FCC Installs Shorter Port Window
The FCC has given service providers (save for some small carriers) nine months to implement the speedier process from the time the Commission obtains "key input" from the North American Numbering Council (NANC), which is due within 90 days of the effective date of the new FCC order. Small carriers will have 15 months to comply.
The cable industry, which has had no qualms about stealing voice market share from the telcos, has been pushing hard for the measure. Comcast Corp. (Nasdaq: CMCSA, CMCSK) SVP and GM of voice services Catherine Avgiris, for example, called today's decision "a pro-consumer and pro-competitive action." The National Cable & Telecommunications Association (NCTA) likes it too. (See NCTA Cheers Shorter Phone Porting Period.)

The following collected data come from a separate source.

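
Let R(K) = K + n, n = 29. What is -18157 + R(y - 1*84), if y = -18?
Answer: -18230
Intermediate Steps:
R(K) = 29 + K (R(K) = K + 29 = 29 + K)
-18157 + R(y - 1*84) = -18157 + (29 + (-18 - 1*84)) = -18157 + (29 + (-18 - 84)) = -18157 + (29 - 102) = -18157 - 73 = -18230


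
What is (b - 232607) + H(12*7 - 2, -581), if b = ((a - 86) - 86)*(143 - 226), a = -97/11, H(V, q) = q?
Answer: -2399981/11 ≈ -2.1818e+5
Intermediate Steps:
a = -97/11 (a = -97*1/11 = -97/11 ≈ -8.8182)
b = 165087/11 (b = ((-97/11 - 86) - 86)*(143 - 226) = (-1043/11 - 86)*(-83) = -1989/11*(-83) = 165087/11 ≈ 15008.)
(b - 232607) + H(12*7 - 2, -581) = (165087/11 - 232607) - 581 = -2393590/11 - 581 = -2399981/11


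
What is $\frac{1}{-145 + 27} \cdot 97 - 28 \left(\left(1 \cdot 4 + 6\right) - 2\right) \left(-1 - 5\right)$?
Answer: $\frac{158495}{118} \approx 1343.2$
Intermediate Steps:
$\frac{1}{-145 + 27} \cdot 97 - 28 \left(\left(1 \cdot 4 + 6\right) - 2\right) \left(-1 - 5\right) = \frac{1}{-118} \cdot 97 - 28 \left(\left(4 + 6\right) - 2\right) \left(-6\right) = \left(- \frac{1}{118}\right) 97 - 28 \left(10 - 2\right) \left(-6\right) = - \frac{97}{118} - 28 \cdot 8 \left(-6\right) = - \frac{97}{118} - -1344 = - \frac{97}{118} + 1344 = \frac{158495}{118}$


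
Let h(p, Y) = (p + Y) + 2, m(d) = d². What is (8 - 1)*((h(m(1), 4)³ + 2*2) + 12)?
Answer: 2513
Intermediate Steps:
h(p, Y) = 2 + Y + p (h(p, Y) = (Y + p) + 2 = 2 + Y + p)
(8 - 1)*((h(m(1), 4)³ + 2*2) + 12) = (8 - 1)*(((2 + 4 + 1²)³ + 2*2) + 12) = 7*(((2 + 4 + 1)³ + 4) + 12) = 7*((7³ + 4) + 12) = 7*((343 + 4) + 12) = 7*(347 + 12) = 7*359 = 2513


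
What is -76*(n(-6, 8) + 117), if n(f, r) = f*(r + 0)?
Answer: -5244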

The shorter porting window will also give incumbent providers less time to try to win customers back. Earlier this year, an appeals court spoiled an attempt by Verizon Communications Inc. (NYSE: VZ) to overturn an FCC order that prevents the telco from engaging in some controversial retention tactics. (See Verizon Loses Phone Win-Back Challenge and FCC Orders Verizon to Dial Back Win Back Tactics.)
In a separate order, the FCC mandated that "interconnected" VoIP providers (those that allow subs to place and receive calls on the public switched telephone network in addition to those sent and received via the IP) adhere to some new "consumer protections," namely that they (gasp!) notify customers before they discontinue, reduce, or impair service like other "conventional providers" must do now.
For example, interconnected VoIP providers "can no longer close shop without notice," leaving customers suddenly twisting in the wind without phone service.